Menos mal que en 1908 se fundó por Real Orden la Escuela
de Hijos de Obreros de Minas de Almadén, construida en el solar que albergaba
la antigua factoría de bueyes y mulas de la Real Hacienda. Fue un gran éxito,
pues ya en el primer curso hubo 350 alumnos, de los que 300 eran hijos de
operarios de la mina y también de comerciantes, artesanos y campesinos de
Almadén, mientras que los otros 50 eran adultos analfabetos que asistían a
clases nocturnas. La enseñanza infantil tenía un marcado carácter religioso y
se basaba en la memorización y en la disciplina, sin interesarse en otras
cuestiones pedagógicas o sociales.
Todavía en la década de 1920, los muchachos de Almadén
seguían desempeñando faenas que perjudicaban gravemente su salud. El folleto
editado por el Consejo de Administración con motivo de la Exposición
Internacional de París de 1937 muestra una fotografía en que se recogía la
operación de “levante de
aludeles”, donde varios muchachos de corta edad se aplicaban en la limpieza
y colocación de los tubos cerámicos de los hornos de mercurio. Aunque estas
tareas se realizaban al aire libre, la temperatura que tenían dichos tubos y el
mercurio contenido en los hollines hacían irrespirable la atmósfera.
El médico D. Guillermo Sánchez Martín realizó en los años
1923 y 1924 diversos experimentos en estos lugares de trabajo y quedó
demostrada la abundancia de vapor de mercurio.

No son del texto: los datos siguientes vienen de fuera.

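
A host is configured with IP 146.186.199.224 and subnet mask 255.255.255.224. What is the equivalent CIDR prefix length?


Binary: 11111111.11111111.11111111.11100000
Count leading 1s
Prefix: /27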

A uno de estos muchachos le colocó una careta donde había una placa de
oro, en la que en sólo 28 minutos se fijaron 3 miligramos de mercurio. El
citado doctor realizó experiencias similares en la operación de batido de los
hollines de los hornos y se detectaron también elevadas proporciones de
mercurio en el aire que respiraban los operarios. En palabras del médico
higienista, se trataba de “... una
atmósfera molesta por el polvo que se ve y siente, y perjudicial por el vapor
de mercurio que no se ve”.
Epílogo
Se calcula que actualmente todavía hay en el mundo un
millón de niños trabajando en minas y canteras, siendo Asia, África y América
del Sur los continentes donde hay más explotación infantil. Estos pequeños
mineros dedican diez o doce horas diarias a extraer diversos minerales de
labores subterráneas inseguras e insalubres, de sacar oro de los aluviones de
los ríos, de transportar arcilla para fabricar ladrillos o de aporrear rocas en las canteras para
convertirlas en grava. Además del peligro de perder la vida o quedar inválidos,
la mayoría sufre desnutrición, lo que les provoca un deterioro físico y mental,
y todos ellos perderán los años de la infancia
sin recibir la educación que les permitiría disfrutar de un futuro mejor.